IF the goal of wiping with ONR is to leave a residue free surface then you might be fighting yourself as ONR contains gloss and shine ingredients...

Note the word "shine" in the product description.

Optimum No Rinse Wash & Shine


Rocket Science!

rocket-science.jpg




:laughing:
 
Can Ethyl Alcohol be used instead of Isopropyl Alcohol?
 
Why would you even use ipa, ms etc. Just so wax/sealant adheres better? After reading this article . So usually when using ipa's you are using it before the compound polish process or after? And if so is it necessary to use ipa's on every car done before waxing /sealing? Even on a 1 step detail afterwards and then maybe adding a coat of handwax?

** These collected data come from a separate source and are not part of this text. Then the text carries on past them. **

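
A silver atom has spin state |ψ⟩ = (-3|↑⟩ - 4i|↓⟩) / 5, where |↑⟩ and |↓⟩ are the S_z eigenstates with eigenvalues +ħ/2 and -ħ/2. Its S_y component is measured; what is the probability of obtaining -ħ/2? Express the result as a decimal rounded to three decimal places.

0.020

|-y⟩ = (|↑⟩ - i|↓⟩)/√2, so ⟨-y|ψ⟩ = (1) / (√2·5).
P = |1|² / 50 = 1/50.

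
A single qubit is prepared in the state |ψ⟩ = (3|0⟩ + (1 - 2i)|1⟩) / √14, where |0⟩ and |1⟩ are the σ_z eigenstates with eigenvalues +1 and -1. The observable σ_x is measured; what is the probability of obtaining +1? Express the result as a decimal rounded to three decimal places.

|+x⟩ = (|0⟩ + |1⟩)/√2, so ⟨+x|ψ⟩ = (4 - 2i) / (√2·√14).
P = |4 - 2i|² / 28 = 20/28.

0.714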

Just wanting clarification as to what ipa is so important and what state is it meant for? thanks alot.

Mike i appreciate the indepth lessons you give ! way to spread the wealth buddy! Godbless
 
Why would you even use ipa, ms etc. Just so wax/sealant adheres better? After reading this article . So usually when using ipa's you are using it before the compound polish process or after? And if so is it necessary to use ipa's on every car done before waxing /sealing? Even on a 1 step detail afterwards and then maybe adding a coat of handwax?

Just wanting clarification as to what ipa is so important and what state is it meant for? thanks alot.

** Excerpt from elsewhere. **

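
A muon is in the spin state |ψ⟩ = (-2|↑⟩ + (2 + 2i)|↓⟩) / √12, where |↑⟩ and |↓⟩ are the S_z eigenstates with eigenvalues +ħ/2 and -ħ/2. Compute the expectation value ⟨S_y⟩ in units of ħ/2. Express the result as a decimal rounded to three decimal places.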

Mike i appreciate the indepth lessons you give ! way to spread the wealth buddy! Godbless

I use a 12% ipa post compound/polish 1step, 2step or 3 step. I use it to remove any remaining residue and or oils in the compound polish. So whatever wax or sealant bonds to straight paint and does not have anything inbetween. Some products like opticoat if you arent using optimum polishes and compounds will not bond correctly and you wont get full bod or effect of the product. To add to that anything that I opticoat I normally mix a higher ipa mix around 14-15%. Some people are more experianced and braver than me and I have read about them mixing much higher than that even...
Hope that helps.
Ipa wipe down post compound/polish will also help for a top inspection to make sure your polish or compound isnt just filling a swirl and making it very hard to see.
Mikes mixing thread is a lot of help especially when the store is out of your normal % aged isopropoline alcohal.

Sent from my SGH-T889 using AG Online
 
After reading this entire thread, why not use one of the specific products design to remove residual oils such as Eraser, Top Inspection or GG Pre Wax Cleaner? These products don't carry the same warnings and dangers as diluted IPA or MS. Am I missing something? IMO, why be a penny wise and a pound foolish if there is even a remote chance of causing harm to the paint.
 
I've heard of a number of pro detailers that use a mix of window cleaner and IPA for final wipe down. The theory is that the window cleaner provides lubrication as to not instill new marring in the paint as well as keeping the IPA from flashing to rapidly.

Here's the mix used:

16 OZ Window cleaner--alcohol based not ammonia based
8 OZ 70% IPA
8 OZ distilled water

Does this make sense??
 
Hi mike I have a query. Did u find the temperature of diluted product higher than IPA or purified water separately?
Because when I diluted, the mixture in spray bottle felt warmer than it should have been. Looking forward to your input.